Une très belle page raconte l’histoire de ces quartiers sortis de terre sous Tito pour y accueillir les « montagnards » venus travailler dans les gigantesques usines socialistes. L’environnement était alors propre et net, puis ce fut progressivement le délabrement et l’abandon.

Tout contribue à la fiction autour de nous si on y regarde bien, semble nous dire Jurica Pavičić qui a toujours puisé son inspiration dans Split et sa région, tant la matière lui semble abondante et dense. Aussi sommes-nous un peu étonnés de lire ces mots sur Split qu’il prête à Inès, « ville dure et exigeante. Une ville, comprend-elle, qu’elle n’aime pas autant qu’elle l’imaginait ». On a peine à le croire en ce qui le concerne !

L’abandon des consciences

La dimension philosophique et morale du roman s’impose dans la deuxième moitié du roman.
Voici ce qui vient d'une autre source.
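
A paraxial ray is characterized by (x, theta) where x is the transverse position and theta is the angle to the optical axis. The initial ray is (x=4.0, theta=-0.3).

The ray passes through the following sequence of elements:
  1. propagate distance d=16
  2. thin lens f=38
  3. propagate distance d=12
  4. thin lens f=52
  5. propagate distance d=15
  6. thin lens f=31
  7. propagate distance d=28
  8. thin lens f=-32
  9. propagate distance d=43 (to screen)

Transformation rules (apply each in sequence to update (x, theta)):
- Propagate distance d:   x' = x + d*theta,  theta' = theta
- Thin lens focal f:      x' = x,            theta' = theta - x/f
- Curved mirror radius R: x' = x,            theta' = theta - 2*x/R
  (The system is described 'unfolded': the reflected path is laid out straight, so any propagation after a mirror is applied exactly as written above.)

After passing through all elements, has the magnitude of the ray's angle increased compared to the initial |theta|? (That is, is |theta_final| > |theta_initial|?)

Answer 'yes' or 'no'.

Answer: no

Derivation:
Initial: x=4.0000 theta=-0.3000
After 1 (propagate distance d=16): x=-0.8000 theta=-0.3000
After 2 (thin lens f=38): x=-0.8000 theta=-53/190 (≈-0.2789)
After 3 (propagate distance d=12): x=-394/95 (≈-4.1474) theta=-53/190 (≈-0.2789)
After 4 (thin lens f=52): x=-394/95 (≈-4.1474) theta=-246/1235 (≈-0.1992)
After 5 (propagate distance d=15): x=-8812/1235 (≈-7.1352) theta=-246/1235 (≈-0.1992)
After 6 (thin lens f=31): x=-8812/1235 (≈-7.1352) theta=1186/38285 (≈0.0310)
After 7 (propagate distance d=28): x=-239964/38285 (≈-6.2678) theta=1186/38285 (≈0.0310)
After 8 (thin lens f=-32): x=-239964/38285 (≈-6.2678) theta=-50503/306280 (≈-0.1649)
After 9 (propagate distance d=43 (to screen)): x=-4091341/306280 (≈-13.3582) theta=-50503/306280 (≈-0.1649)
|theta_initial|=0.3000 |theta_final|=50503/306280 (≈0.1649) -> not increased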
Mater dolorosa, qui fait référence à cette statue de la Vierge où Katja vient chercher le soulagement dans une église, est un livre sur le mensonge, l’abandon des consciences, le remords qu’on étouffe et le cynisme du plus grand nombre, à l’image de la société d’aujourd’hui, accuse Pavičić.

Zvone finit par s’incliner devant l’enquête bâclée de son collègue, car il « est de la gélatine. De l’eau tiède. Le bon gars », écrit durement l’écrivain croate, très sévère sur ses compatriotes.

Inès finira également par étouffer ses tourments, sous la pression de sa mère et finalement de la société entière pressée de tourner la page.

Jurica Pavičić est également l’auteur d’un magnifique recueil de nouvelles, Le collectionneur de serpents, publié en 2023. Tous ces livres sont parus en français chez Agullo et traduits dans une prose légère et nerveuse par Olivier Lannuzel.
Jurica Pavičić est un écrivain, scénariste et journaliste croate né à Split en 1965. Il a reçu de nombreux prix en Croatie et à l’étranger. Il s’est vu décerner pour L’eau rouge notamment le Grand Prix de Littérature Policière et le prix Le Point du Meilleur Polar Européen.